その無垢な目を、開けた口から出る皮肉を、俺を殴ることなんて絶対にしないその腕を無理矢理捻じ伏せる。壁の鈍い音がした。理由も言葉もないままタカヤの顔を殴る。抵抗しなくなった腕は自身を抱きしめていて、ああこいつの泣いた顔が見たいななんて頭の片隅で考えた。狂気を持った目で目が合うまで見つめる。涙ぐんだそれと焦点が合って俺はタカヤの首に手を掛ける。恐怖と喜びとで震えた指先は生きる鼓動に触れた。血の流れとその温かさ。

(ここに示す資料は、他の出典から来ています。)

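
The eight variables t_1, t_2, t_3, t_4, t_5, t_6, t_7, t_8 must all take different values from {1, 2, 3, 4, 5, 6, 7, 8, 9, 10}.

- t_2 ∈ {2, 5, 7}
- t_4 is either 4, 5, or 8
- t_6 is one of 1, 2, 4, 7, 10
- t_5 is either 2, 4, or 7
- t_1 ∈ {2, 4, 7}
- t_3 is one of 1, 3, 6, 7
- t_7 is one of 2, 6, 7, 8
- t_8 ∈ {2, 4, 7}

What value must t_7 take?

6

t_1, t_5, t_8 share exactly the 3 values {2, 4, 7}; by pigeonhole those values go to them, so strike 2, 4, 7 from t_2, t_3, t_4, t_6, t_7.
t_2's domain is down to {5}, so t_2 = 5. Remove 5 from t_4.
That leaves t_4 = 8. Eliminate 8 elsewhere: t_7.
So t_7 = 6.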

ああなんて残酷な眺めだろうと恍惚を覚えながら両手の力を込める、その一瞬、その一瞬であいつは笑った。すべてを許したかのような、またはすべてを諦めたかのような表情で、頬を涙で濡らして、息もしていないような口元で、笑ったのだ。
驚いて、頭が真っ白になって、胸の奥のまだ誰も触れることのないやわらかな部分に触られたみたいな、そんな気持ちになって、俺にこんなひどいことをされてまでお前はまだ笑うのかと、
俺を許してどうして自分を諦められるのかと、殴ったはずの俺が殴られたかのような衝撃だった。
手を緩めて、そのまま抱きすくめる。

(ごめんな、ごめん)

今にも泣きそうなこの気持ちは、こんな胸の痛みは知らない。
鼻先をうずめた首筋の匂いが胸の内側を満たしたことは確かだった。